A Long Goodbye


Below is a article published in the Spire newsletter of The American Church in Paris.


In my article, I shared my recent news, emotions and reflections on my family’s decision to leave Paris this summer and therefore leave my position of Associate Pastor of Youth and Young Adults.


I like the French term “au revoir” for while we customarily use that to say good-bye, the actual translation implies a “till seeing again” or seeing again of someone.

This past summer, after two months of extended conversations and prayerful conversations, my wife Lauretta and I made a difficult decision regarding our time in Paris. What began as an initial two-year assignment has grown to four extraordinary years of personal and pastoral growth and development and quite literally the growth of our young family. We could not be more grateful and appreciative of our time here. The love and support of our ACP family has been overwhelming from the moment we landed with our dog Brady, multiple suitcases and nervous anticipation. How can one know what life in a foreign country and culture will be like? Would we make new friends and integrate well to our new church family? Would we enjoy life living in the city of Paris? We would be able to communicate and understand a new language?

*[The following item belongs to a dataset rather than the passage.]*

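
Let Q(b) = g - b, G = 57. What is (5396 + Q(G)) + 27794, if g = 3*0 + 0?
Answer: 33133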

An emphatic “YES” was our answer to all of those questions

(Well, maybe except for the last one!”

Our time here has indeed been remarkable, memorable and truly life-changing.

Which is why it is sad to announce that at the end of the summer we will be leaving.

Paris has become a “home away from home” to us. T.S. Eliot once said, “The chief danger about Paris is that it is such a strong stimulant”. It has been exhilarating to live and minister in this beautiful, historic, artistic cultural capital of the world. More than a physical residence and geographic location, Paris and ACP has captured our hearts. They say that home is where the heart is, and for so many reasons, ACP will forever be our home church.

And yet, our home is where our family reside. Many understand the challenges of living so far away from family. Our parents, now grandparents to Blake and Jack, long for closer proximity to be able to celebrate holidays, birthdays and baseball games together. We long for that as well and understand the benefit of returning to our roots and a sense of familiarity as we raise two toddlers. We know that the transition back will not be easy and reverse culture shock is quite real. Yet we are confident in God’s timing and at peace with the process of transition. At this time we do not know what God has planned for us, but are learning to trust more each day in God’s goodness and faithfulness.

I titled this “A Long Good-Bye” because we have the blessing of another nine months of ministry, service, fellowship and friendship together. As Pastor Scott has said in the past, when you live in Paris, the days are long but the years are short.

Well, I sincerely hope that this is a long year together full of laughter, memories and moments we will cherish forever. And rather than actually saying good-bye, I rather like bidding an au revoir, confident that we will see each other again.

On behalf of the Haugh family, we want to thank each and every individual of The American Church in Paris for your love, care and support. Thank you for praying for us this year as we remain committed to praying for you.

I conclude with this thanksgiving and prayer from Paul’s letter to the church in Philippi, which I now say to The American Church in Paris:

 “I thank my God every time I remember you. In all my prayers for all of you, I always pray with joy because of your partnership in the gospel from the first day until now, being confident of this, that he who began a good work in you will carry it on to completion until the day of Christ Jesus.

 It is right for me to feel this way about all of you, since I have you in my heart; for whether I am in chains or defending and confirming the gospel, all of you share in God’s grace with me. God can testify how I long for all of you with the affection of Christ Jesus.

 And this is my prayer: that your love may abound more and more in knowledge and depth of insight, so that you may be able to discern what is best and may be pure and blameless until the day of Christ, filled with the fruit of righteousness that comes through Jesus Christ–to the glory and praise of God.”